1936-37 yılları anarşist-komünizmin dünya çapındaki son parlayışı. İspanyol devrimi anarşistlerin çok övündüğü bir olay olmasına rağmen aynı zamanda içten içe bir yenilgi gibi de algılanmıştır. Gerçekten de İspanyol devriminden sonra anarşist-komünizmin işçilerle bağları zayıfladı. Anarko-sendikalizm fikrinin tutarlılığı tartışmaları bir yana o büyük CNT'nin bir benzeri daha olmadı. Sonuçta İspanyol devrimi bir çokları için "klasik" bir dönemin, "modern" çağın devrimci anarşizminin son kalıntısıdır. Efsanevi bir hale geldikçe bir destana, fantastik bir masala dönüşmüştür.

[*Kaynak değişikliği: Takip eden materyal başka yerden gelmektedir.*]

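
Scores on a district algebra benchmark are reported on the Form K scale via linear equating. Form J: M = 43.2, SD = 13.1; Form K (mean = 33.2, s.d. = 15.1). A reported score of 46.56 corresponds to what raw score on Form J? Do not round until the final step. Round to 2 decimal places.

Invert y = (SD_Y/SD_X)(x − M_X) + M_Y:
x = (SD_X/SD_Y)(y − M_Y) + M_X = (13.1/15.1)(46.56 − 33.2) + 43.2
x = 0.867550 × 13.360 + 43.2 = 54.79

54.79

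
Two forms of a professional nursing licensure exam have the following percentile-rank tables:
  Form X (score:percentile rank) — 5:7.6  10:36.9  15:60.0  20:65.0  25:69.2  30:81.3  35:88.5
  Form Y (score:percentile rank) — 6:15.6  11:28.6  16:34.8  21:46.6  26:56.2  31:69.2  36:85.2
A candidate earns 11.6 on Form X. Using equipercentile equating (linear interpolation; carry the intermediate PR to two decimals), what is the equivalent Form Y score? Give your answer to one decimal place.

20.0

PR of 11.6 on Form X: 36.9 + (11.6 − 10)/(15 − 10) × (60.0 − 36.9) = 44.29
On Form Y, PR 44.29 falls between score 16 (PR 34.8) and 21 (PR 46.6).
Interpolate: 16 + (44.29 − 34.8)/(46.6 − 34.8) × (21 − 16) = 20.0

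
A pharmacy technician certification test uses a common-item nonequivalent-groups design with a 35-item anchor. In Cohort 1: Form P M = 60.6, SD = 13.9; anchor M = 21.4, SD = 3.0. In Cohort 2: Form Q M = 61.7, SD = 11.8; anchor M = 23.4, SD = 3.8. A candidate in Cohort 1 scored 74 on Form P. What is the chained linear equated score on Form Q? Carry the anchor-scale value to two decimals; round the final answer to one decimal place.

64.5

Form P → anchor (Cohort 1): v = (3.0/13.9)(74 − 60.6) + 21.4 = 24.29
anchor → Form Q (Cohort 2): y = (11.8/3.8)(24.29 − 23.4) + 61.7 = 64.5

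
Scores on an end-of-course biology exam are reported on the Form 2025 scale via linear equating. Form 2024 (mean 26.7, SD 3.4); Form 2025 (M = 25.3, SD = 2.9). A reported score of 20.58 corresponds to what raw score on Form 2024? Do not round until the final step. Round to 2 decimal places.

21.17

Invert y = (SD_Y/SD_X)(x − M_X) + M_Y:
x = (SD_X/SD_Y)(y − M_Y) + M_X = (3.4/2.9)(20.58 − 25.3) + 26.7
x = 1.172414 × -4.720 + 26.7 = 21.17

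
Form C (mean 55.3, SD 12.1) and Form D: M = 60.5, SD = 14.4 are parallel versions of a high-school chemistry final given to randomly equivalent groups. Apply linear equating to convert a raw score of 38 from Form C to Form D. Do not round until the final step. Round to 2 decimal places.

39.91

Linear equating: y = (SD_Y/SD_X)(x − M_X) + M_Y
y = (14.4/12.1)(38 − 55.3) + 60.5
y = 1.190083 × -17.3 + 60.5 = -20.5884 + 60.5 = 39.91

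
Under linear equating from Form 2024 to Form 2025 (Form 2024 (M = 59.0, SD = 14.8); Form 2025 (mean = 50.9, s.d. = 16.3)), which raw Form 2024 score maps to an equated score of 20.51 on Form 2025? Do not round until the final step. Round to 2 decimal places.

Invert y = (SD_Y/SD_X)(x − M_X) + M_Y:
x = (SD_X/SD_Y)(y − M_Y) + M_X = (14.8/16.3)(20.51 − 50.9) + 59.0
x = 0.907975 × -30.390 + 59.0 = 31.41

31.41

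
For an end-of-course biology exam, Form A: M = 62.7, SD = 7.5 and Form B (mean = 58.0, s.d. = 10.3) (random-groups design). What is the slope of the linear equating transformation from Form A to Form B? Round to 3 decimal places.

1.373

A = SD_Y / SD_X = 10.3 / 7.5 = 1.373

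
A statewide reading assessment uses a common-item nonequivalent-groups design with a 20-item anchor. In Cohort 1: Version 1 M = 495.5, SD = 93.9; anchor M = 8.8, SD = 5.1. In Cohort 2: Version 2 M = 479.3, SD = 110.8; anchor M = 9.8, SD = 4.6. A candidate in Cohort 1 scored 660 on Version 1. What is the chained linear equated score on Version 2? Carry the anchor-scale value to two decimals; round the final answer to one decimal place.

Version 1 → anchor (Cohort 1): v = (5.1/93.9)(660 − 495.5) + 8.8 = 17.73
anchor → Version 2 (Cohort 2): y = (110.8/4.6)(17.73 − 9.8) + 479.3 = 670.3

670.3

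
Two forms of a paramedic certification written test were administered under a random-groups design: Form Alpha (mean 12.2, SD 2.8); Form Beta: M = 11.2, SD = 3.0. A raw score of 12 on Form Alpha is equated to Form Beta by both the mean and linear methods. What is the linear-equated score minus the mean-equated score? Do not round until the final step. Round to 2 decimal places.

Mean-equated: 12 + (11.2 − 12.2) = 11.00
Linear-equated: (3.0/2.8)(12 − 12.2) + 11.2 = 10.986
Difference = 10.986 − 11.00 = -0.01

-0.01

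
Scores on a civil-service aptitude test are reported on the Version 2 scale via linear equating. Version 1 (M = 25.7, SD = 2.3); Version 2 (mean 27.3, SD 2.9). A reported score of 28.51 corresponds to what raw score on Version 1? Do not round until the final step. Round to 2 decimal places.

26.66

Invert y = (SD_Y/SD_X)(x − M_X) + M_Y:
x = (SD_X/SD_Y)(y − M_Y) + M_X = (2.3/2.9)(28.51 − 27.3) + 25.7
x = 0.793103 × 1.210 + 25.7 = 26.66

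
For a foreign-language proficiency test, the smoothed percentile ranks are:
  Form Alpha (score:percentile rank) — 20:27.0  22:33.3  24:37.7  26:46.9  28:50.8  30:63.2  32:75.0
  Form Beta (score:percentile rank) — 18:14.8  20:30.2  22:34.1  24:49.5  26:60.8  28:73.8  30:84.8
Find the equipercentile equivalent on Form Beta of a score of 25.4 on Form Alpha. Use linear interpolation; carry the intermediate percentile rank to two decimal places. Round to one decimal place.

PR of 25.4 on Form Alpha: 37.7 + (25.4 − 24)/(26 − 24) × (46.9 − 37.7) = 44.14
On Form Beta, PR 44.14 falls between score 22 (PR 34.1) and 24 (PR 49.5).
Interpolate: 22 + (44.14 − 34.1)/(49.5 − 34.1) × (24 − 22) = 23.3

23.3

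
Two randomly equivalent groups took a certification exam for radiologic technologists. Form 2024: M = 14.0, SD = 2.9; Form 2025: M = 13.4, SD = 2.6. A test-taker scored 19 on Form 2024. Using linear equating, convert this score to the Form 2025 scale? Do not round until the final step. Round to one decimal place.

Linear equating: y = (SD_Y/SD_X)(x − M_X) + M_Y
y = (2.6/2.9)(19 − 14.0) + 13.4
y = 0.896552 × 5.0 + 13.4 = 4.4828 + 13.4 = 17.9

17.9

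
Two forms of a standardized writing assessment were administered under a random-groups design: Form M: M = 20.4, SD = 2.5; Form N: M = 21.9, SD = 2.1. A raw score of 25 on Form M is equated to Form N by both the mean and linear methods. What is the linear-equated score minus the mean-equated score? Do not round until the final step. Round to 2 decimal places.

Mean-equated: 25 + (21.9 − 20.4) = 26.50
Linear-equated: (2.1/2.5)(25 − 20.4) + 21.9 = 25.764
Difference = 25.764 − 26.50 = -0.74

-0.74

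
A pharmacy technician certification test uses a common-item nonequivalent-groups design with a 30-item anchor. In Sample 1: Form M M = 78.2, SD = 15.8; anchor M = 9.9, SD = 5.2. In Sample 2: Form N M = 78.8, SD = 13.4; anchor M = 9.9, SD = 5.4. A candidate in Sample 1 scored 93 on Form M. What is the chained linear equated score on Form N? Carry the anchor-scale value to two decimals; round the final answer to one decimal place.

90.9

Form M → anchor (Sample 1): v = (5.2/15.8)(93 − 78.2) + 9.9 = 14.77
anchor → Form N (Sample 2): y = (13.4/5.4)(14.77 − 9.9) + 78.8 = 90.9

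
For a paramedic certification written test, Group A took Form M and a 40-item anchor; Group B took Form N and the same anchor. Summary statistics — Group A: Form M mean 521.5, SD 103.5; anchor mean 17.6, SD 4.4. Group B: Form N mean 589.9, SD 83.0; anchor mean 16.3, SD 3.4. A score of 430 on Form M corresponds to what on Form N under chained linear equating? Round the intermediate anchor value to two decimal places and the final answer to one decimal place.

Form M → anchor (Group A): v = (4.4/103.5)(430 − 521.5) + 17.6 = 13.71
anchor → Form N (Group B): y = (83.0/3.4)(13.71 − 16.3) + 589.9 = 526.7

526.7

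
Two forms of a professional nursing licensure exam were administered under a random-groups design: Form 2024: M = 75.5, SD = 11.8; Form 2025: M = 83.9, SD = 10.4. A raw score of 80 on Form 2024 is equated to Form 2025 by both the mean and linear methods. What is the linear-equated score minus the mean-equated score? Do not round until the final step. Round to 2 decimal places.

Mean-equated: 80 + (83.9 − 75.5) = 88.40
Linear-equated: (10.4/11.8)(80 − 75.5) + 83.9 = 87.866
Difference = 87.866 − 88.40 = -0.53

-0.53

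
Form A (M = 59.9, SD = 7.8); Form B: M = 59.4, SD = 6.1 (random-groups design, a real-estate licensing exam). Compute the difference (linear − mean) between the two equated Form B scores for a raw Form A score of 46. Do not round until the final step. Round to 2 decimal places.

Mean-equated: 46 + (59.4 − 59.9) = 45.50
Linear-equated: (6.1/7.8)(46 − 59.9) + 59.4 = 48.529
Difference = 48.529 − 45.50 = 3.03

3.03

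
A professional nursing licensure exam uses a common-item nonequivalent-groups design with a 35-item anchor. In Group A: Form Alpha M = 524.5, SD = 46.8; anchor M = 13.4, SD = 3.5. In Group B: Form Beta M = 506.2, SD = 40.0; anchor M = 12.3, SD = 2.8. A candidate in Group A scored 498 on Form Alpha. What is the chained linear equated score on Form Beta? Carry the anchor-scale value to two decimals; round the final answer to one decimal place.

493.6

Form Alpha → anchor (Group A): v = (3.5/46.8)(498 − 524.5) + 13.4 = 11.42
anchor → Form Beta (Group B): y = (40.0/2.8)(11.42 − 12.3) + 506.2 = 493.6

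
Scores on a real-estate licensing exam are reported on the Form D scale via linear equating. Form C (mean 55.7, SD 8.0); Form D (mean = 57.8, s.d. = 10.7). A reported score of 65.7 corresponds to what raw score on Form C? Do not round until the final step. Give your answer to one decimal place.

61.6

Invert y = (SD_Y/SD_X)(x − M_X) + M_Y:
x = (SD_X/SD_Y)(y − M_Y) + M_X = (8.0/10.7)(65.7 − 57.8) + 55.7
x = 0.747664 × 7.900 + 55.7 = 61.6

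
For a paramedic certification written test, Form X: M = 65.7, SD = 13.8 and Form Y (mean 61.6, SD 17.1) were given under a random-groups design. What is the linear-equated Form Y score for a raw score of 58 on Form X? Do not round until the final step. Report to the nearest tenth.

52.1

Linear equating: y = (SD_Y/SD_X)(x − M_X) + M_Y
y = (17.1/13.8)(58 − 65.7) + 61.6
y = 1.239130 × -7.7 + 61.6 = -9.5413 + 61.6 = 52.1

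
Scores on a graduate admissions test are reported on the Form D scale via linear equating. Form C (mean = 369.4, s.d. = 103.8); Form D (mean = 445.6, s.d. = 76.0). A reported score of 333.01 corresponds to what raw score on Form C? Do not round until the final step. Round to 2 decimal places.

Invert y = (SD_Y/SD_X)(x − M_X) + M_Y:
x = (SD_X/SD_Y)(y − M_Y) + M_X = (103.8/76.0)(333.01 − 445.6) + 369.4
x = 1.365789 × -112.590 + 369.4 = 215.63

215.63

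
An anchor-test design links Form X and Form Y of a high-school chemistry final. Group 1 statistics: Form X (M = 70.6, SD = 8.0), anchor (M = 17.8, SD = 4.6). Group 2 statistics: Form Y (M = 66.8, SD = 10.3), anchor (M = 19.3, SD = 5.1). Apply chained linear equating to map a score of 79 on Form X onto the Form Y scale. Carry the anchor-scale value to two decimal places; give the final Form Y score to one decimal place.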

Aslında bu yazının konusu İspanyol devrimi değil ama anarşist komünizmin bu yenilgisi ile anarşizm farklı kanallar içine girdi. Bu kanallara girme nedenleri olan; o dönemde işçi hareketinin Leninist "reel sosyalist" argümanların tekeline girmiş olması, anarşistlerin kendilerini daha başka bir düzlemde tanımlamak durumuna itilmiş olması ya da daha başka bir gerekçe, anarşistlerin sınıf mücadelesinden uzaklaştıkları gerçeğini değiştirmemiştir. Toplumdaki tahakküm ilişkilerini daha soyut ve içinden çıkılmaz bir otorite tanımıyla açıklama gayretleri de anarşistleri anarşizmin yenilgisini açıklama ihtiyacından kurtarmıştır. Daha sonrasında ise kendi "marjinal" tabanını da orta sınıf içerisinden bulması gayet doğal bir hale gelmiştir.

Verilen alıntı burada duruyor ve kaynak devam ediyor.